Parker came back to see Huebner laid out on his back with a shrapnel wound in his forehead. Before he lost consciousness, MAJ Huebner transferred command to Parker saying, “Take my maps and carry on.” Parker returned to the front wave in the attack to the highway. Shortly afterwards, a high explosive shell blasted him into the air and wounded his right foot. Parker took off his shoe and bound his own wound, refusing evacuation. Unable to cross the highway, the men took cover along its west bank and a nearby ditch. Parker still had the 28th Regiment’s mission to perform. BG Charles P. Summerall at 1st Division headquarters issued an order for the 28th Infantry to attack from Route 2 to the Ploisy Ravine the evening of 19 July. COL Conrad S. Babcock, commanding the 28th Infantry, had concerns with this order. The regiment had not taken the highway yet.

There was still a 1,000 meter gap between his troops and the French to the north. The 1st Battalion, released from division reserve, was back at Breuil. The regiment had no battalions on the front, only Parker and 120 riflemen on the west bank of Route 2. Summerall told COL Babcock to attack from there.
Parker led the attack on Ploisy, crawling because of his painful wound. He did not leave until his composite command consolidated at Ploisy that night, when other officers reached the front.

On the morning of 20 July, Parker made his painful way to an aid station near the Ploisy ravine. On 21 July, with BG Buck leading the attack in person, the 2d Brigade captured Berzy le Sec from the decimated remnants of four German divisions. The enemy then decided to evacuate the Marne salient, beginning a fighting withdrawal that continued for the rest of the war. After recovering, Parker returned to Company K, and was pleased a few weeks later to welcome MAJ Huebner back to the 28th Infantry. Their war was not over yet. On 5 October in the Argonne forest, Parker rushed a German machine gun and killed the gunner with his pistol.

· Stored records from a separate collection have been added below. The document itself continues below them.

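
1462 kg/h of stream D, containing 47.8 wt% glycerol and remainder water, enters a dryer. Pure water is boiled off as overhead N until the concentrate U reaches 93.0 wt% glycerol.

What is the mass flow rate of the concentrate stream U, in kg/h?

751.4 kg/h

glycerol is conserved: 1462×0.478 = 698.84 kg/h all reports to the concentrate.
Concentrate = 698.84/(target fraction) = 751.44 kg/h.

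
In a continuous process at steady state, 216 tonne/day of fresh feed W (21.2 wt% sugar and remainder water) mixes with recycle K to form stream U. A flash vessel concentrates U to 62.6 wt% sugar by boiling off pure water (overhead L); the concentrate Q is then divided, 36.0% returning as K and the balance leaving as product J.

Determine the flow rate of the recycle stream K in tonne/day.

Overall sugar balance (none leaves overhead): sugar in fresh feed = sugar in product, i.e. 216×0.212 = (1−0.360)·Q·0.626.
Q = 45.792/(0.626×0.640) = 114.3 tonne/day.
Recycle K = 0.360×114.3 = 41.147 tonne/day.

41.15 tonne/day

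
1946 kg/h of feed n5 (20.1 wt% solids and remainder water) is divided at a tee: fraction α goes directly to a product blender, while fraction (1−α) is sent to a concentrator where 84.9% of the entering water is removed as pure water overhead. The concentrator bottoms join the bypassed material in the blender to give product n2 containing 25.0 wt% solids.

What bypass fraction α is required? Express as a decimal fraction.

All 1946×0.201 = 391.15 kg/h of solids reaches n2, so n2 = 391.15/0.250 = 1564.6 kg/h and vapour = 381.42 kg/h.
The evaporator receives (1−α)·1946 of feed at 0.799 water and removes 0.849 of that water:
0.849×0.799×(1−α)×1946 = 381.42
(1−α) = 381.42/1320.1 = 0.2889;  α = 0.7111.

0.711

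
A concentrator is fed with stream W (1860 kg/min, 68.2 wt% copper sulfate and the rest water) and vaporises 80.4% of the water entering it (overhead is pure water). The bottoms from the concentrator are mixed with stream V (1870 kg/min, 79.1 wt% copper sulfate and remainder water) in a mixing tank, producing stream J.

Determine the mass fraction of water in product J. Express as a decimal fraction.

0.156

Vapour removed = 0.804×0.318×1860 = 475.55 kg/min; concentrate = 1384.5 kg/min.
water reaching the mixer = 115.93 (from concentrate) + 1870×0.209 = 506.76 kg/min.
Product flow = 1384.5 + 1870 = 3254.5 kg/min; water fraction = 0.156.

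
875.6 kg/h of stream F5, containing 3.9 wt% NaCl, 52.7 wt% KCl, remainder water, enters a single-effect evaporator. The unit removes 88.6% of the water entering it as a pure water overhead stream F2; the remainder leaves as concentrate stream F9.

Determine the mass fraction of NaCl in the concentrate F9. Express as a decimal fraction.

NaCl is not removed: 875.6×0.039 = 34.148 kg/h of NaCl enters F9.
water entering = 875.6×0.434 = 380.01 kg/h; overhead removed = 0.886×380.01 = 336.69 kg/h.
Concentrate = 875.6 − 336.69 = 538.91 kg/h.
Mass fraction = 34.148/538.91 = 0.0634.

0.0634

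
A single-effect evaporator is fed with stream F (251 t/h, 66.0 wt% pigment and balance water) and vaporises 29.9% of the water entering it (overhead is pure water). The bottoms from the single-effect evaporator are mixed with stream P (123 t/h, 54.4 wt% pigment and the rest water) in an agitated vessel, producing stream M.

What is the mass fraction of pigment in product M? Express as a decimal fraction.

0.667

Vapour removed = 0.299×0.340×251 = 25.517 t/h; concentrate = 225.48 t/h.
pigment reaching the mixer = 165.66 (from concentrate) + 123×0.544 = 232.57 t/h.
Product flow = 225.48 + 123 = 348.48 t/h; pigment fraction = 0.667.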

At Exermont, he was almost surrounded by the enemy, but with an officer and two squads of infantrymen, he inflicted heavy losses on the Germans. Parker received the Distinguished Service Cross for this battle. “I want it clearly understood,” said Parker, “that I have never killed a man except in defense of my own life.” After World War I, Parker worked in the textile manufacturing business at the Ciba Company in Atlanta, Georgia, and served as a Reserve officer from 1923 to 1939. In 1936 he was awarded the Medal of Honor for his leadership at Soisson.

President Franklin D. Roosevelt personally presented the medal at the White House. Samuel Parker became the first officer to receive the Medal of Honor, Distinguished Service Cross, Silver Star, and Purple Heart. Parker was recalled to service in World War II as a major and instructed thousands of officer candidates at the Infantry School at Fort Benning, Georgia. He retired at the end of World War II with the rank of lieutenant colonel, adding the Legion of Merit to his long list of awards. Samuel Iredell Parker died at Walter Reed Army Medical Center in Washington, DC, on 1 December 1975. He is buried at Oakwood Cemetery, Concord, North Carolina. Small unit commanders with the spirit and gallantry of Samuel Parker were essential to the success of the 1st Division and the American Expeditionary Forces in World War I. This heroic leader inspired initiative in his platoon, and in the next generation of soldiers.